Processes may have to wait indefinitely while trying to acquire a synchronization tool such as a mutex lock or semaphore.
Waiting indefinitely violates the progress and bounded-waiting criteria discussed earlier.
Liveness refers to a set of properties that a system must satisfy to ensure processes make progress.
Indefinite waiting is an example of a liveness failure.

Liveness

Deadlock: two or more processes are waiting indefinitely for an event that can be caused by only one of the waiting processes.

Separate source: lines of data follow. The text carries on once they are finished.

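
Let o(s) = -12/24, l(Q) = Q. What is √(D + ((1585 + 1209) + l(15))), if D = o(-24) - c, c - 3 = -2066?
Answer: √19486/2 ≈ 69.796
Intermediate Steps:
c = -2063 (c = 3 - 2066 = -2063)
o(s) = -½ (o(s) = -12*1/24 = -½)
D = 4125/2 (D = -½ - 1*(-2063) = -½ + 2063 = 4125/2 ≈ 2062.5)
√(D + ((1585 + 1209) + l(15))) = √(4125/2 + ((1585 + 1209) + 15)) = √(4125/2 + (2794 + 15)) = √(4125/2 + 2809) = √(9743/2) = √19486/2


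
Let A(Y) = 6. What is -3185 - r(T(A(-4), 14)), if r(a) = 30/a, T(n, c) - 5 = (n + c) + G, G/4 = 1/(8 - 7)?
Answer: -92395/29 ≈ -3186.0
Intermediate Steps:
G = 4 (G = 4/(8 - 7) = 4/1 = 4*1 = 4)
T(n, c) = 9 + c + n (T(n, c) = 5 + ((n + c) + 4) = 5 + ((c + n) + 4) = 5 + (4 + c + n) = 9 + c + n)
-3185 - r(T(A(-4), 14)) = -3185 - 30/(9 + 14 + 6) = -3185 - 30/29 = -92395/29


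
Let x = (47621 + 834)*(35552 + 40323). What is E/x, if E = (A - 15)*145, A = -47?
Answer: -1798/735304625 ≈ -2.4452e-6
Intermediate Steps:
x = 3676523125 (x = 48455*75875 = 3676523125)
E = -8990 (E = (-47 - 15)*145 = -62*145 = -8990)
E/x = -8990/3676523125 = -8990*1/3676523125 = -1798/735304625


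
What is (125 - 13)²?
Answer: 12544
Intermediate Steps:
(125 - 13)² = 112² = 12544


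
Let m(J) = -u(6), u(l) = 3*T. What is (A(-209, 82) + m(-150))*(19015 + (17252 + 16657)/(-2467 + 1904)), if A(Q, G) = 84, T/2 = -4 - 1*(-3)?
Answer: 960438240/563 ≈ 1.7059e+6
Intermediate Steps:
T = -2 (T = 2*(-4 - 1*(-3)) = 2*(-4 + 3) = 2*(-1) = -2)
u(l) = -6 (u(l) = 3*(-2) = -6)
m(J) = 6 (m(J) = -1*(-6) = 6)
(A(-209, 82) + m(-150))*(19015 + (17252 + 16657)/(-2467 + 1904)) = (84 + 6)*(19015 + (17252 + 16657)/(-2467 + 1904)) = 90*(19015 + 33909/(-563)) = 90*(19015 + 33909*(-1/563)) = 90*(19015 - 33909/563) = 90*(10671536/563) = 960438240/563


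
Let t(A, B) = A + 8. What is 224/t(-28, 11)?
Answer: -56/5 ≈ -11.200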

Let $S$ and $Q$ be two semaphores initialized to 1:

P0          P1
wait(S);    wait(Q);
wait(Q);    wait(S);
…           …
signal(S);  signal(Q);
signal(Q);  signal(S);

If $P0$ executes wait(S) and $P1$ executes wait(Q), then when $P0$ executes wait(Q), it must wait until $P1$ executes signal(Q).
However, $P1$ is waiting until $P0$ executes signal(S).
Since these signal() operations will never be executed, $P0$ and $P1$ are deadlocked.

Liveness

Other forms of deadlock:
- Starvation: indefinite blocking. A process may never be removed from the semaphore queue in which it is suspended.
- Priority Inversion: Scheduling problem when a lower-priority process holds a lock needed by a higher-priority process.
  - Solved via priority-inheritance protocol.